Thor can try to fight fate, but he is not going to succeed. (Deep down, he probably knows this himself.) And even if he could get around the Norns' prophecy and destroy Jormungand, that would not be an evil act. He would be purging the world of poisonous monster that is responsible for storms, earthquakes, and other vile outcomes.
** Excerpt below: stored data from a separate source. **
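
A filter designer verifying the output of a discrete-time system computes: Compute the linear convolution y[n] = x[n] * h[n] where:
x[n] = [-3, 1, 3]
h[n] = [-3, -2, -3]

y[n] = sum_k x[k]*h[n-k]. Output length = len(x) + len(h) - 1 = 3 + 3 - 1 = 5.
y[0] = -3*-3 = 9
y[1] = 1*-3 + -3*-2 = 3
y[2] = 3*-3 + 1*-2 + -3*-3 = -2
y[3] = 3*-2 + 1*-3 = -9
y[4] = 3*-3 = -9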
  • @VogonPoet This is a strange objection. Thor has not lost his worthiness trying to kill some of the other Marvel villains, so clearly you don't need to be 100% pure uncut evil to be evil enough. – Misha R Oct 5 at 2:08
  • @VogonPoet Your comment's objection had to do with whether or not Jormungand is pure evil, and I responded that this does not seem to be a requirement. But, to respond to the other issue - if Jormungand is to be seen similarly to the way he is portrayed in Norse mythology, then he is a threat to everyone. I don't see why it should be objectionable to take him out. Nor do I see why it would be laudable to refrain from taking on an evil dangerous being just because it hasn't harmed you. If anything, that seems rather selfish. Moreover, self-preservation is generally considered ok. – Misha R Oct 5 at 2:44
  • I would also say, if Thor sees himself as a force for good and he knows he is destined to die battling Jormungand, is it an entirely selfish act to try to keep himself alive longer to continue being a force for good? Jormungand dies in either scenario, but in one scenario the universe also loses a huge net positive force for good. That seems worth trying to prevent, all other things being equal? – delinear Oct 7 at 12:56
  • I feel this post would benefit greatly if it included references. – Vogon Poet Oct 7 at 17:06

The hammer's spell was put on by Odin and he seems nice but whoever Odin thinks is worthy can hold it. At one point in time Odin was a tyrant conquer of Realms but he stopped at 9 and was a noble king. He had an army and he killed a lot of people so if he thinks that's worthy then that's him.